Equipment Testing

RRD Firestorm

 

2011

RRD Firestorm

Rrd 10

Board Feel

on the beach

RRD have a very comprehensive line-up of flat-water boards. They start their range with the new Fire Move for freemove sailing between their very successful Freestyle Wave and the Fire Ride for all-out freeride, next is the Fire Storm (tested here) for fast freeride, then Fire Race for freerace and finally the X Fire for race.

RRD decided to supply us with a Fire Storm for this test because they claim it offers great gybing and easy sailing combined with a very competitive top speed. The Fire Storm opts for no cut-outs in the tail and weighed in at 7.29kg, putting it slightly on the heavier side of this group. It is the second shortest board here, and also one of the widest. The 42cm MFC fin is (jointly with Goya) the biggest in test, and the Fire Storm comes fitted with very soft and comfortable DaKine straps as standard.

The mast-track is one of the furthest forward of the group, and particularly with smaller sails we found ourselves getting the best performance with it positioned just rear of centre. The board is actually very sensitive to mast-track position, and it’s well worth experimenting with this to get the best out of it. Too far forward and the shoulders get a bit catchy, too far back and it can suffer a bit from control. Spend some time to get it right and be prepared to adjust it for different sail sizes and conditions.

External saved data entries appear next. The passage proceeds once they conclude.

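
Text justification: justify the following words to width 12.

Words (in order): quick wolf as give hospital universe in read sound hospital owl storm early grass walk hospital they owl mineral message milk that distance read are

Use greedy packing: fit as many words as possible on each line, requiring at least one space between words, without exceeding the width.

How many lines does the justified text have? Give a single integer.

Line 1: ['quick', 'wolf'] (min_width=10, slack=2)
Line 2: ['as', 'give'] (min_width=7, slack=5)
Line 3: ['hospital'] (min_width=8, slack=4)
Line 4: ['universe', 'in'] (min_width=11, slack=1)
Line 5: ['read', 'sound'] (min_width=10, slack=2)
Line 6: ['hospital', 'owl'] (min_width=12, slack=0)
Line 7: ['storm', 'early'] (min_width=11, slack=1)
Line 8: ['grass', 'walk'] (min_width=10, slack=2)
Line 9: ['hospital'] (min_width=8, slack=4)
Line 10: ['they', 'owl'] (min_width=8, slack=4)
Line 11: ['mineral'] (min_width=7, slack=5)
Line 12: ['message', 'milk'] (min_width=12, slack=0)
Line 13: ['that'] (min_width=4, slack=8)
Line 14: ['distance'] (min_width=8, slack=4)
Line 15: ['read', 'are'] (min_width=8, slack=4)
Total lines: 15

Answer: 15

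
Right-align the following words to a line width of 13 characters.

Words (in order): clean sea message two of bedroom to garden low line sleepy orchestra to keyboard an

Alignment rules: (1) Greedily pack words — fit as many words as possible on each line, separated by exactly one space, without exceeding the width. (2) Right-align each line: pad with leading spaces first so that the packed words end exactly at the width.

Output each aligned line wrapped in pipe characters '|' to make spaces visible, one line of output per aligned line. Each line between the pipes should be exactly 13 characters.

Answer: |    clean sea|
|  message two|
|of bedroom to|
|   garden low|
|  line sleepy|
| orchestra to|
|  keyboard an|

Derivation:
Line 1: ['clean', 'sea'] (min_width=9, slack=4)
Line 2: ['message', 'two'] (min_width=11, slack=2)
Line 3: ['of', 'bedroom', 'to'] (min_width=13, slack=0)
Line 4: ['garden', 'low'] (min_width=10, slack=3)
Line 5: ['line', 'sleepy'] (min_width=11, slack=2)
Line 6: ['orchestra', 'to'] (min_width=12, slack=1)
Line 7: ['keyboard', 'an'] (min_width=11, slack=2)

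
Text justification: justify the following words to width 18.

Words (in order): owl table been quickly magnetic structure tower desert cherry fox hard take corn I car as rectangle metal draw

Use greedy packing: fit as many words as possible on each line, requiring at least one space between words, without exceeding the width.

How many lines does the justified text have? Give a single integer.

Answer: 7

Derivation:
Line 1: ['owl', 'table', 'been'] (min_width=14, slack=4)
Line 2: ['quickly', 'magnetic'] (min_width=16, slack=2)
Line 3: ['structure', 'tower'] (min_width=15, slack=3)
Line 4: ['desert', 'cherry', 'fox'] (min_width=17, slack=1)
Line 5: ['hard', 'take', 'corn', 'I'] (min_width=16, slack=2)
Line 6: ['car', 'as', 'rectangle'] (min_width=16, slack=2)
Line 7: ['metal', 'draw'] (min_width=10, slack=8)
Total lines: 7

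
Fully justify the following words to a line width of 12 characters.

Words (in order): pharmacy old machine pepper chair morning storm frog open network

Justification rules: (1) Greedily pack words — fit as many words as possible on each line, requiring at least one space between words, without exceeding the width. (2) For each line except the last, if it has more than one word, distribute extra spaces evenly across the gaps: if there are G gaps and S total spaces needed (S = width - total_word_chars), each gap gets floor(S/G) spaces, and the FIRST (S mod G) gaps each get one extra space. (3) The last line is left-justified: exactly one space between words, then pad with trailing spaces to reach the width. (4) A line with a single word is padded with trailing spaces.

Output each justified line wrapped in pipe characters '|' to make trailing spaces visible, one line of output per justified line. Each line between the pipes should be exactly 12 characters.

Line 1: ['pharmacy', 'old'] (min_width=12, slack=0)
Line 2: ['machine'] (min_width=7, slack=5)
Line 3: ['pepper', 'chair'] (min_width=12, slack=0)
Line 4: ['morning'] (min_width=7, slack=5)
Line 5: ['storm', 'frog'] (min_width=10, slack=2)
Line 6: ['open', 'network'] (min_width=12, slack=0)

Answer: |pharmacy old|
|machine     |
|pepper chair|
|morning     |
|storm   frog|
|open network|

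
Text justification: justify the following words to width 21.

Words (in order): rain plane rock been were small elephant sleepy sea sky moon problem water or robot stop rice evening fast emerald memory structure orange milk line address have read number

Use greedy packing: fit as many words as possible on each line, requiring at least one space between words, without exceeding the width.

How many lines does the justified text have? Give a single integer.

Answer: 10

Derivation:
Line 1: ['rain', 'plane', 'rock', 'been'] (min_width=20, slack=1)
Line 2: ['were', 'small', 'elephant'] (min_width=19, slack=2)
Line 3: ['sleepy', 'sea', 'sky', 'moon'] (min_width=19, slack=2)
Line 4: ['problem', 'water', 'or'] (min_width=16, slack=5)
Line 5: ['robot', 'stop', 'rice'] (min_width=15, slack=6)
Line 6: ['evening', 'fast', 'emerald'] (min_width=20, slack=1)
Line 7: ['memory', 'structure'] (min_width=16, slack=5)
Line 8: ['orange', 'milk', 'line'] (min_width=16, slack=5)
Line 9: ['address', 'have', 'read'] (min_width=17, slack=4)
Line 10: ['number'] (min_width=6, slack=15)
Total lines: 10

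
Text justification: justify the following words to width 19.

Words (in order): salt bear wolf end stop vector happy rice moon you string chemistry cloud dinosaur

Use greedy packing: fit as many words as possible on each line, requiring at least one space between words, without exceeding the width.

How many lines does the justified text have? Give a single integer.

Line 1: ['salt', 'bear', 'wolf', 'end'] (min_width=18, slack=1)
Line 2: ['stop', 'vector', 'happy'] (min_width=17, slack=2)
Line 3: ['rice', 'moon', 'you'] (min_width=13, slack=6)
Line 4: ['string', 'chemistry'] (min_width=16, slack=3)
Line 5: ['cloud', 'dinosaur'] (min_width=14, slack=5)
Total lines: 5

Answer: 5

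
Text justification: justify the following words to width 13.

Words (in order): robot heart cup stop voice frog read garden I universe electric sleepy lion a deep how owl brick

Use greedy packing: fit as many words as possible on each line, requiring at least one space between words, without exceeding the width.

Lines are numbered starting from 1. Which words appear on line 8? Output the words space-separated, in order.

Answer: deep how owl

Derivation:
Line 1: ['robot', 'heart'] (min_width=11, slack=2)
Line 2: ['cup', 'stop'] (min_width=8, slack=5)
Line 3: ['voice', 'frog'] (min_width=10, slack=3)
Line 4: ['read', 'garden', 'I'] (min_width=13, slack=0)
Line 5: ['universe'] (min_width=8, slack=5)
Line 6: ['electric'] (min_width=8, slack=5)
Line 7: ['sleepy', 'lion', 'a'] (min_width=13, slack=0)
Line 8: ['deep', 'how', 'owl'] (min_width=12, slack=1)
Line 9: ['brick'] (min_width=5, slack=8)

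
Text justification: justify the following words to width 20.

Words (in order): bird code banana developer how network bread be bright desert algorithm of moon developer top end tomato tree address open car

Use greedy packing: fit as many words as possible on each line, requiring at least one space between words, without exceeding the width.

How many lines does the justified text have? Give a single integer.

Answer: 8

Derivation:
Line 1: ['bird', 'code', 'banana'] (min_width=16, slack=4)
Line 2: ['developer', 'how'] (min_width=13, slack=7)
Line 3: ['network', 'bread', 'be'] (min_width=16, slack=4)
Line 4: ['bright', 'desert'] (min_width=13, slack=7)
Line 5: ['algorithm', 'of', 'moon'] (min_width=17, slack=3)
Line 6: ['developer', 'top', 'end'] (min_width=17, slack=3)
Line 7: ['tomato', 'tree', 'address'] (min_width=19, slack=1)
Line 8: ['open', 'car'] (min_width=8, slack=12)
Total lines: 8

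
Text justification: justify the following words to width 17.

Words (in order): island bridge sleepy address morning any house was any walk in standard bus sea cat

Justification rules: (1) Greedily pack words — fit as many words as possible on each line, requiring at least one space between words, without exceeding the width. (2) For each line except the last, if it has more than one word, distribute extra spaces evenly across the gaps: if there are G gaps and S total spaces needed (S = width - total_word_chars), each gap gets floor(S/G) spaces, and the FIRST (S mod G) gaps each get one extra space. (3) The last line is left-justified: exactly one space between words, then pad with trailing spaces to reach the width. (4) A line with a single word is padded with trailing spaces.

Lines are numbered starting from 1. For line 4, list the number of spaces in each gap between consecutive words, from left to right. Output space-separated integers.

Answer: 2 2 1

Derivation:
Line 1: ['island', 'bridge'] (min_width=13, slack=4)
Line 2: ['sleepy', 'address'] (min_width=14, slack=3)
Line 3: ['morning', 'any', 'house'] (min_width=17, slack=0)
Line 4: ['was', 'any', 'walk', 'in'] (min_width=15, slack=2)
Line 5: ['standard', 'bus', 'sea'] (min_width=16, slack=1)
Line 6: ['cat'] (min_width=3, slack=14)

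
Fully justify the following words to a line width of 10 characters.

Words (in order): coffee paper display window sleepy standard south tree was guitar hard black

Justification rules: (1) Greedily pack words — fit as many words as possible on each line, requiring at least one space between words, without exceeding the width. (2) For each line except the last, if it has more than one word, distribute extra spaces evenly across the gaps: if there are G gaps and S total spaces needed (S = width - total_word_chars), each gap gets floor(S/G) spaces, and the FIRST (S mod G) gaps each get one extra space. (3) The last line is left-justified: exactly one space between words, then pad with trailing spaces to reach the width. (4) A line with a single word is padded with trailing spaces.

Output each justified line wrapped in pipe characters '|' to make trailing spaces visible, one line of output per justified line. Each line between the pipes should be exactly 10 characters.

Answer: |coffee    |
|paper     |
|display   |
|window    |
|sleepy    |
|standard  |
|south tree|
|was guitar|
|hard black|

Derivation:
Line 1: ['coffee'] (min_width=6, slack=4)
Line 2: ['paper'] (min_width=5, slack=5)
Line 3: ['display'] (min_width=7, slack=3)
Line 4: ['window'] (min_width=6, slack=4)
Line 5: ['sleepy'] (min_width=6, slack=4)
Line 6: ['standard'] (min_width=8, slack=2)
Line 7: ['south', 'tree'] (min_width=10, slack=0)
Line 8: ['was', 'guitar'] (min_width=10, slack=0)
Line 9: ['hard', 'black'] (min_width=10, slack=0)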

On the water the RRD sailing position is very comfortable and the outboard straps are well placed for blasting. The DaKine straps are very comfortable. For waveriding it’s great to have soft straps, but for straight line performance and freeriding some riders might prefer a slightly stiffer strap to give more feel and feedback from the board. The only criticism of comfort would be the rear deckpad, which (if you have big feet) finishes just under your heel when you’re in the outboard straps. This means that when blasting hard your heel is half on and half off the pad. It’s not a big problem, but noticeable nonetheless in the outboard rear strap position.

On flat water, with the track set correctly, the RRD is a fast board, but more importantly an easy board to sail. It can hold its own against most of this group for speed, but doesn’t require as much technique as some to get the best from it. The riding style is unique in that the board rides nicely off the fin, but at the same time feels like the shoulders are quite low. This makes the ride more controlled and a little less fast in feel.

In chop the RRD takes full advantage of its very good control. The windier and rougher it gets, the more the RRD excels. In very short, close chop, the low shoulders can catch a little, but in bigger chop and swell they help to give the board an extra element of control.

Where this board really excels, however, is in the gybe – it was the clear winner of this group when it came to the corners. The rails grip exceptionally well, delivering a very smooth arc that can be tightened at any point with ease. It’s slightly more sensitive to foot pressure than some of the other boards, but this is one of the factors that make it so great for more experienced gybers, while still remaining fully relevant for the less experienced. No matter how choppy the water or how overpowered our Clones were, there was never any sign of the RRD giving up in the turn.

RRD recommend a sail range of 6.0-7.5m for the Fire Storm, and we’d be inclined to agree. It definitely felt like we were on the limit with our 5.8 quiver sails, but the board was really comfortable with 7.0. For faster straight-line performance, particularly with smaller sails, you may want to try a 40cm fin – though the 42cm fin really helped with upwind performance with the bigger sails and ease of planing.

Price: £1280
Weight (bare): 7.29kg
Length: 233.5cm
Width: 68cm
Volume: 111L
Range sizes: 111, 120, 138


target buyer

The Fire Storm is exactly what it claims to be – a fast freeride board. It definitely felt like it leans more towards ‘freeride’ than ‘race’, but still had speed to hang with the best in most conditions – particularly when the going got rough. The gybing performance was exceptional, and overall the RRD is a very easy board to get the best from.